Fig. 8. Subsample analysis of regression of predicted vs. actual price diffusion (see Fig. 10), similar to Fig. 7. The scaling of the errors is much less regular than for the spread, so the error bars are less accurate.





Supporting Figure 9

Fig. 9. Market impact collapse under four kinds of axis rescaling. In each case, we plot a normalized version of the order size on the horizontal axis vs. a (possibly normalized) average market impact log(pt+1) - log(pt) on the vertical axis. (a) Collapse using nondimensional units based on the model; (b) order size is normalized by its mean value for the sample. (c) Order size is normalized the average daily volume. (d) Order size is multiplied by the current best midpoint price, making the horizontal axis the monetary value of the trade.





Supporting Figure 10

Fig. 10. The variance plot procedure used to determine error bars for mean market impact conditional on order size.

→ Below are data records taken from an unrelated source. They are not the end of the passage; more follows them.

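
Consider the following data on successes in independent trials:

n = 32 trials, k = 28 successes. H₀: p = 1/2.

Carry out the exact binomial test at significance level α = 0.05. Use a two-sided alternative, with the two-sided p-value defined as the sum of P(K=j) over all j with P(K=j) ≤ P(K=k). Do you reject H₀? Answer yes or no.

Exact binomial: n=32, k=28, p₀=1/2=0.5000
P(X=j) = C(n,j)·p₀^j·(1−p₀)^(n−j); p = Σ P(X=j) over j with P(X=j) ≤ P(X=28)
p-value (two-sided) = 0.00002
At α=0.05: p < α → reject H₀

reject H₀: yes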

The horizontal axis n denotes the number of points in the m different samples, and the vertical axis is the standard deviation of the m sample means. We estimate the error of the full sample mean by extrapolating n to the full sample length.





Supporting Figure 11

Fig. 11. The average market impact vs. order size plotted on log-log scale. (Upper Left and Upper Right) Buy and sell orders in nondimensional coordinates; the fitted line has slope b = 0.26 ± 0.02 for buy orders and b = 0.23 ± 0.02 for sell orders. In contrast, Lower Left and Lower Right show the same thing in dimensional units, using British pounds to measure order size. Although the exponents are similar, the scatter among different stocks is much greater.